June 8, 2011If you're a government leader, then just reading the news is a painful proposition today. All the negative publicity about public service presages a serious human resource crisis for your agency.
If you think recruiting and retaining the right people has been difficult up until now, get ready for redoubled challenges in the months and years to come. Many lawmakers and more than a few governors are attempting to tighten the screws on the public workforce, promising deep cuts in staffing for federal and state agencies.
The Obama administration, mindful of voter sentiment, has attempted to get out in front of this movement by sponsoring curbs of its own on government hiring. Owing to pressure from all sides, the future of most federal agencies is likely to be one of runaway austerity. Among the first points of pain will be agencies' ability to stay ahead of normal attrition by recruiting new workers. After all, the first recourse in limiting perceived "mission creep" is the hiring freeze.
But extended hiring shutdowns can have dire consequences over the long term. Freezes -- not to mention more stringent measures that could come -- likely would mean a public workforce stretched thin, even hamstrung, in performing agency missions. And many other circumstances will combine to make the situation worse. For one thing, private industry is emerging from the recession ready to hire; don't doubt that many ambitious top performers currently on the public payroll will be tempted to jump ship. During the past year, I've talked to many feds -- particularly engineers and information technology pros -- who acknowledge that a government job has been a safe haven for them during the recession. But economic conditions are improving. Will they stick around?

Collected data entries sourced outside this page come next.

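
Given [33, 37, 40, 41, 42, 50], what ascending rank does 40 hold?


Sort ascending: [33, 37, 40, 41, 42, 50]
Find 40 in the sorted list.
40 is at position 3 (1-indexed).
Final answer: 3


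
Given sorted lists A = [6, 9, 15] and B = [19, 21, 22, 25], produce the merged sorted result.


List A: [6, 9, 15]
List B: [19, 21, 22, 25]
Repeatedly compare the front elements and take the smaller:
  6 vs 19 -> take 6
  9 vs 19 -> take 9
  15 vs 19 -> take 15
  A is exhausted; append the rest of B: [19, 21, 22, 25]
Final answer: [6, 9, 15, 19, 21, 22, 25]


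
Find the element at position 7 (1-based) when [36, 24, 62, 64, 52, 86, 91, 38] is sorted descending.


Sort descending: [91, 86, 64, 62, 52, 38, 36, 24]
The 7th element (1-indexed) is at index 6.
Value = 36
Final answer: 36


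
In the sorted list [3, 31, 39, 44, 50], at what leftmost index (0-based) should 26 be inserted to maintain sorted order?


List is sorted: [3, 31, 39, 44, 50]
We need the leftmost position where 26 can be inserted, i.e. the first index whose element is >= 26 (or the end of the list if none is).
Binary search with low=0, high=5 (0-based indices):
  low=0, high=5, mid=2: a[2]=39 >= 26, so high = 2
  low=0, high=2, mid=1: a[1]=31 >= 26, so high = 1
  low=0, high=1, mid=0: a[0]=3 < 26, so low = 1
Now low = high = 1, so the insertion index is 1.
Final answer: 1


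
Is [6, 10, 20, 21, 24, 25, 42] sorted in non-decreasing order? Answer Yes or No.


Check consecutive pairs:
  6 <= 10? True
  10 <= 20? True
  20 <= 21? True
  21 <= 24? True
  24 <= 25? True
  25 <= 42? True
Every consecutive pair is in order, so the list is non-decreasing.
Final answer: Yes


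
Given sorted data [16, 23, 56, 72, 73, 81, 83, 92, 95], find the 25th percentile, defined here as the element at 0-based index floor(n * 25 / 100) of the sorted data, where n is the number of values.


The dataset has n = 9 elements.
Index = floor(9 * 25 / 100) = floor(225 / 100) = floor(2.25) = 2
Counting from index 0 in the sorted data, the element at index 2 is 56.
Final answer: 56


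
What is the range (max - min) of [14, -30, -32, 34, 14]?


Maximum value: 34
Minimum value: -32
Range = 34 - (-32) = 66
Final answer: 66


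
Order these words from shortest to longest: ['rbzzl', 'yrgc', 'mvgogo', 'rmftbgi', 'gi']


Compute lengths:
  'rbzzl' has length 5
  'yrgc' has length 4
  'mvgogo' has length 6
  'rmftbgi' has length 7
  'gi' has length 2
Lengths in increasing order: 2 < 4 < 5 < 6 < 7
Listing the words in that order gives the answer.
Final answer: ['gi', 'yrgc', 'rbzzl', 'mvgogo', 'rmftbgi']


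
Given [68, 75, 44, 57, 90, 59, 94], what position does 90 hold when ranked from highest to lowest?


Sort descending: [94, 90, 75, 68, 59, 57, 44]
Find 90 in the sorted list.
90 is at position 2.
Final answer: 2


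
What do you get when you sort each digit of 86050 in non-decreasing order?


The number 86050 has digits: 8, 6, 0, 5, 0
Sorted: 0, 0, 5, 6, 8
Joining the sorted digits gives the result.
Final answer: 00568


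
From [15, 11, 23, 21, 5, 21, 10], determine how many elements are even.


Check each element:
  15 is odd
  11 is odd
  23 is odd
  21 is odd
  5 is odd
  21 is odd
  10 is even
Evens: [10]
Count of evens = 1
Final answer: 1


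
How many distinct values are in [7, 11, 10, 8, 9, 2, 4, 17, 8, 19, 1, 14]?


List all unique values:
Distinct values: [1, 2, 4, 7, 8, 9, 10, 11, 14, 17, 19]
Count = 11
Final answer: 11


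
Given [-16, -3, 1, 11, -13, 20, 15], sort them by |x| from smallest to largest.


Compute absolute values:
  |-16| = 16
  |-3| = 3
  |1| = 1
  |11| = 11
  |-13| = 13
  |20| = 20
  |15| = 15
Absolute values in increasing order: 1 < 3 < 11 < 13 < 15 < 16 < 20
Listing the original numbers in that order gives the answer.
Final answer: [1, -3, 11, -13, 15, -16, 20]


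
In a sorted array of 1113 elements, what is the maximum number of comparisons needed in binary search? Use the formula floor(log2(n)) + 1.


Binary search halves the search space each step.
Maximum comparisons = floor(log2(1113)) + 1
log2(1113) = 10.1202
floor(log2(1113)) = 10, so 10 + 1 = 11
Final answer: 11


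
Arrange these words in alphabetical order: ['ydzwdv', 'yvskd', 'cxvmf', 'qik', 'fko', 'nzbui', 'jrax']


Compare strings character by character (the first differing letter decides):
  'cxvmf' < 'fko' since 'c' < 'f' at position 1
  'fko' < 'jrax' since 'f' < 'j' at position 1
  'jrax' < 'nzbui' since 'j' < 'n' at position 1
  'nzbui' < 'qik' since 'n' < 'q' at position 1
  'qik' < 'ydzwdv' since 'q' < 'y' at position 1
  'ydzwdv' < 'yvskd' since 'd' < 'v' at position 2
Chaining these comparisons gives the alphabetical order.
Final answer: ['cxvmf', 'fko', 'jrax', 'nzbui', 'qik', 'ydzwdv', 'yvskd']


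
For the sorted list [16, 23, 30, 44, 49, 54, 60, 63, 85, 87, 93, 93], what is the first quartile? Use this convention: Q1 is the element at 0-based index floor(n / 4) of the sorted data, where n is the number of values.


The list has n = 12 elements.
Q1 index = floor(12 / 4) = floor(3) = 3
Counting from index 0 in the sorted data, the element at index 3 is 44.
Final answer: 44


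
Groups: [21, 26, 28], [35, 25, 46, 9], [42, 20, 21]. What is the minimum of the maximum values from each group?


Find max of each group:
  Group 1: [21, 26, 28] -> max = 28
  Group 2: [35, 25, 46, 9] -> max = 46
  Group 3: [42, 20, 21] -> max = 42
Maxes: [28, 46, 42]
Minimum of maxes = 28
Final answer: 28


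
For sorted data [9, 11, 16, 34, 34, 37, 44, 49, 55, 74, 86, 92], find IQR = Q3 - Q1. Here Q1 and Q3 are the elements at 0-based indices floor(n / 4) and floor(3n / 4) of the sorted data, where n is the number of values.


The data has n = 12 elements.
Q1 index = floor(12 / 4) = floor(3) = 3; Q3 index = floor(3 * 12 / 4) = floor(9) = 9
Q1 = element at index 3 = 34
Q3 = element at index 9 = 74
IQR = 74 - 34 = 40
Final answer: 40


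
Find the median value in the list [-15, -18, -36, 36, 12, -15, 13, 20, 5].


First, sort the list: [-36, -18, -15, -15, 5, 12, 13, 20, 36]
The list has 9 elements (odd count).
The middle index is 4 (0-based), and the element there is 5.
Final answer: 5


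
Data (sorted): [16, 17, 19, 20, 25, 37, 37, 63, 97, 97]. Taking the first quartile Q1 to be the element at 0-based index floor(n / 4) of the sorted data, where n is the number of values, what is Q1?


The list has n = 10 elements.
Q1 index = floor(10 / 4) = floor(2.5) = 2
Counting from index 0 in the sorted data, the element at index 2 is 19.
Final answer: 19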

And what about the senior, retirement-eligible folks who provide hard-to-replace experience and know-how? With retirement accounts climbing back to pre-recession levels, will the long-anticipated (and up-to-now overhyped) federal retirement wave finally begin to kick in?
There's at least one other possible outcome to all this, and it is the scariest yet. Faced with undiminished mission requirements and a shrinking, inexperienced or bare-bones workforce, what agency planner wouldn't look to a nearby source of experience and talent -- seasoned workers in other government agencies? I know this smacks of the Mad Max school of management, but it makes sense for government managers to be prepared for peers at other agencies to come after their critical talent. Many managers will be tempted to respond to these incursions in kind. You certainly can envision where this will end up, notwithstanding the Office of Personnel Management's efforts to encourage common cause in hiring.

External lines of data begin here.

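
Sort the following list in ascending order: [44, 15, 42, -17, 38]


Original list: [44, 15, 42, -17, 38]
Repeatedly take the smallest remaining element:
  Remaining [44, 15, 42, -17, 38] -> smallest is -17
  Remaining [44, 15, 42, 38] -> smallest is 15
  Remaining [44, 42, 38] -> smallest is 38
  Remaining [44, 42] -> smallest is 42
  Remaining [44] -> smallest is 44
Collecting the picks in order gives the sorted list.
Final answer: [-17, 15, 38, 42, 44]


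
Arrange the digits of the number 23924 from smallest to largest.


The number 23924 has digits: 2, 3, 9, 2, 4
Sorted: 2, 2, 3, 4, 9
Joining the sorted digits gives the result.
Final answer: 22349


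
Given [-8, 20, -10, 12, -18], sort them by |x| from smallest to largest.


Compute absolute values:
  |-8| = 8
  |20| = 20
  |-10| = 10
  |12| = 12
  |-18| = 18
Absolute values in increasing order: 8 < 10 < 12 < 18 < 20
Listing the original numbers in that order gives the answer.
Final answer: [-8, -10, 12, -18, 20]


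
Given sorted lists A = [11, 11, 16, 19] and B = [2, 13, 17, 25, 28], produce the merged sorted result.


List A: [11, 11, 16, 19]
List B: [2, 13, 17, 25, 28]
Repeatedly compare the front elements and take the smaller:
  11 vs 2 -> take 2
  11 vs 13 -> take 11
  11 vs 13 -> take 11
  16 vs 13 -> take 13
  16 vs 17 -> take 16
  19 vs 17 -> take 17
  19 vs 25 -> take 19
  A is exhausted; append the rest of B: [25, 28]
Final answer: [2, 11, 11, 13, 16, 17, 19, 25, 28]


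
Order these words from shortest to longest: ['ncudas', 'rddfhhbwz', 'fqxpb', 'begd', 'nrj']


Compute lengths:
  'ncudas' has length 6
  'rddfhhbwz' has length 9
  'fqxpb' has length 5
  'begd' has length 4
  'nrj' has length 3
Lengths in increasing order: 3 < 4 < 5 < 6 < 9
Listing the words in that order gives the answer.
Final answer: ['nrj', 'begd', 'fqxpb', 'ncudas', 'rddfhhbwz']


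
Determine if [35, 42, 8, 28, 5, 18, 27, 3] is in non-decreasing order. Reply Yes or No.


Check consecutive pairs:
  35 <= 42? True
  42 <= 8? False
  8 <= 28? True
  28 <= 5? False
  5 <= 18? True
  18 <= 27? True
  27 <= 3? False
3 consecutive pair(s) are out of order, so the list is not sorted.
Final answer: No


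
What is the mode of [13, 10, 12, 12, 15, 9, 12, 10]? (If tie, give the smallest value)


Count the frequency of each value:
  9 appears 1 time(s)
  10 appears 2 time(s)
  12 appears 3 time(s)
  13 appears 1 time(s)
  15 appears 1 time(s)
Maximum frequency is 3.
Only 12 reaches that frequency, so it is the mode.
Final answer: 12


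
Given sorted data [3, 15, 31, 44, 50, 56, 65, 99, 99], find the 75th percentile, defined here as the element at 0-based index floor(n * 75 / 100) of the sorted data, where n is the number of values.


The dataset has n = 9 elements.
Index = floor(9 * 75 / 100) = floor(675 / 100) = floor(6.75) = 6
Counting from index 0 in the sorted data, the element at index 6 is 65.
Final answer: 65


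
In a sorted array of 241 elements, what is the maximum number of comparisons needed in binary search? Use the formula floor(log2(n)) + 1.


Binary search halves the search space each step.
Maximum comparisons = floor(log2(241)) + 1
log2(241) = 7.9129
floor(log2(241)) = 7, so 7 + 1 = 8
Final answer: 8


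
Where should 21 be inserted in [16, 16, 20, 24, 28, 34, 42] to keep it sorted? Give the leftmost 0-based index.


List is sorted: [16, 16, 20, 24, 28, 34, 42]
We need the leftmost position where 21 can be inserted, i.e. the first index whose element is >= 21 (or the end of the list if none is).
Binary search with low=0, high=7 (0-based indices):
  low=0, high=7, mid=3: a[3]=24 >= 21, so high = 3
  low=0, high=3, mid=1: a[1]=16 < 21, so low = 2
  low=2, high=3, mid=2: a[2]=20 < 21, so low = 3
Now low = high = 3, so the insertion index is 3.
Final answer: 3


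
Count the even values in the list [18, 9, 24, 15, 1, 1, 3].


Check each element:
  18 is even
  9 is odd
  24 is even
  15 is odd
  1 is odd
  1 is odd
  3 is odd
Evens: [18, 24]
Count of evens = 2
Final answer: 2


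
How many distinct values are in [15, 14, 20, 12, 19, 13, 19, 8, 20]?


List all unique values:
Distinct values: [8, 12, 13, 14, 15, 19, 20]
Count = 7
Final answer: 7


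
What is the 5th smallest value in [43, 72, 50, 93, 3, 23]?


Sort ascending: [3, 23, 43, 50, 72, 93]
The 5th element (1-indexed) is at index 4.
Value = 72
Final answer: 72


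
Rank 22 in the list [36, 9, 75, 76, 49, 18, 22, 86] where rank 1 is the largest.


Sort descending: [86, 76, 75, 49, 36, 22, 18, 9]
Find 22 in the sorted list.
22 is at position 6.
Final answer: 6


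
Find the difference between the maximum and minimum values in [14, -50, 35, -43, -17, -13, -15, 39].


Maximum value: 39
Minimum value: -50
Range = 39 - (-50) = 89
Final answer: 89


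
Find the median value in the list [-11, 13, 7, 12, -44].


First, sort the list: [-44, -11, 7, 12, 13]
The list has 5 elements (odd count).
The middle index is 2 (0-based), and the element there is 7.
Final answer: 7


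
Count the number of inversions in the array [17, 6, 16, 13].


For each element, count the later elements that are smaller than it:
  17 (index 0): smaller elements after it = [6, 16, 13] -> 3
  6 (index 1): smaller elements after it = [] -> 0
  16 (index 2): smaller elements after it = [13] -> 1
Total inversions = 3 + 0 + 1 = 4
Final answer: 4


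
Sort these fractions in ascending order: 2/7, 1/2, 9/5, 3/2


Convert to decimal for comparison:
  2/7 = 0.2857
  1/2 = 0.5
  9/5 = 1.8
  3/2 = 1.5
Decimals in increasing order: 0.2857 < 0.5 < 1.5 < 1.8
Writing each back as its fraction gives the sorted order.
Final answer: 2/7, 1/2, 3/2, 9/5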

So, short of abandoning your principles or defecting to the private sector yourself, what can you do in this increasingly bleak environment? There's no magic bullet here, but building internal awareness of this impending challenge seems like a sensible first step. Although it's likely most federal leaders see this perfect storm brewing, sounding the alarm is critical. An unvarnished understanding of what's at stake here might spur individual departments and agencies to plan realistically but creatively for the inevitability of shrinking workforces.
In practical terms, fortifying organizational culture and employee job satisfaction might be your agency's immediate -- and possibly its only -- recourse today. To hedge against voluntary attrition, the smart leader will take steps to fortify staff morale agencywide. High-morale organizations like NASA and the Nuclear Regulatory Commission are best-positioned to weather the coming storm. In the lean recruiting years to come, morale-rich agencies also will have a built-in sourcing advantage, because many of their workers will be de facto ambassadors for their employers' "brands," enthusiastic boosters of the values and the signature workplace experience these organizations offer.
Proactive first steps like these entail directing a renewed focus on enriching organizational culture, which for most government entities could mean reallocating resources to the tasks of buttressing internal communication, staff development, and team building and inclusion initiatives, to name a few. Don't dismiss so-called Web 2 .0, video and social media tools either; they can be productive and -- just as important -- cost-effective allies in this counteroffensive.
If you don't already have a hold on your staff members' hearts and minds, then you should do what you can right now to win them over. You might be stymied in recruiting outside talent today and tomorrow, but you still can look within the walls of your agency, with an eye on building job satisfaction, hanging on to potential defectors, and creating a workplace environment that values and rewards individual and team contributions.
It could mean adjustments to standard policy and operations and some workaround with regard to traditional HR silos, but face it: It might be all you have in your tool set for at least the near term.
Bob Duffy, managing consultant at Insight Consulting LLC, is a branding, corporate culture and organizational development specialist who has worked with federal agencies including the Environmental Protection Agency, Energy Department and Defense Information Systems Agency.